Infatti la grazia salvifica di Dio è apparsa a tutti gli uomini, e ci insegna a rinunziare all’empietà e alle mondane concupiscenze, perché viviamo nella presente età saggiamente, giustamente e piamente, aspettando la beata speranza e l’apparizione della gloria del grande Dio e Salvatore nostro, Gesù Cristo, il quale ha dato se stesso per noi, per riscattarci da ogni iniquità e purificare per sé un popolo speciale, zelante nelle buone opere. (Tito 2:11-14)

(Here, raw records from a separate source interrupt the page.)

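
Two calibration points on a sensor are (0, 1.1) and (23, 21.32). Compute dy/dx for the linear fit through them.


slope = (y2 - y1) / (x2 - x1)
= (21.32 - 1.1) / (23 - 0)
= 20.2200 / 23
= 0.8791

0.8791


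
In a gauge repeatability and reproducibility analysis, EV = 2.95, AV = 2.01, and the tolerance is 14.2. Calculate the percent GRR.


GRR = sqrt(EV^2 + AV^2) = sqrt(2.95^2 + 2.01^2) = 3.5696779
%GRR = GRR / tol * 100 = 3.5696779 / 14.2 * 100
%GRR = 25.1386

25.1386


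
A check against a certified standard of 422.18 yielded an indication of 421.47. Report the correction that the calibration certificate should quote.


Correction = standard - reading
= 422.18 - 421.47
= 0.7100

0.7100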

Quando J.P. Morgan, finanziere americano gestore di un’immensa fortuna, morì, si scoprì nel suo testamento un articolo che riguardava “un affare” che lui considerava di capitale importanza. Ecco ciò che diceva:
“Rimetto l’anima mia nelle mani del mio Salvatore, con la piena certezza che, avendomi salvato e lavato dai miei peccati nel suo prezioso sangue, Egli mi presenterà senza macchia davanti al trono di suo Padre. Supplico i miei figli di mantenere e difendere, ad ogni occasione, la dottrina della completa espiazione dei peccati per mezzo del sangue di Cristo che si è offerto una volta per sempre”.
Per quanto riguardava la salvezza della propria anima, quell’uomo ricchissimo dipendeva dalla grazia di Dio allo stesso modo di un povero mendicante o del ladrone sulla croce.
Allora Gesù gli disse: «In verità ti dico: oggi tu sarai con me in paradiso. (Luca 23:43)
Questa salvezza, infatti, è offerta a tutti gli uomini senza distinzione di rango sociale, di razza, di cultura. Se vi sono errori o difetti nella giustizia umana, non è così della giustizia divina.
Allora Pietro, aperta la bocca, disse: «In verità io comprendo che Dio non usa alcuna parzialità; ma in qualunque nazione chi lo teme e opera giustamente, gli è gradito, secondo la parola che egli ha dato ai figli d’Israele, annunziando la pace per mezzo di Gesù Cristo, che è il Signore di tutti. (Atti 10:34-36)
La Parola di Dio dichiara:
Ma ora, indipendentemente dalla legge, è stata manifestata la giustizia di Dio, alla quale rendono testimonianza la legge e i profeti, cioè la giustizia di Dio mediante la fede in Gesù Cristo verso tutti e sopra tutti coloro che credono, perché non c’è distinzione; poiché tutti hanno peccato e sono privi della gloria di Dio, ma sono gratuitamente giustificati per la sua grazia, mediante la redenzione che è in Cristo Gesù. (Romani 3:21-24)
Ma la Bibbia ci presenta anche le risorse divine messe a disposizione di ognuno. La morte sulla croce di Gesù Cristo ha pienamente soddisfatto Dio il quale può ora perdonare persone colpevoli come noi. Nessun uomo è troppo malvagio da non poter ricevere la salvezza di Dio come un dono della sua grazia.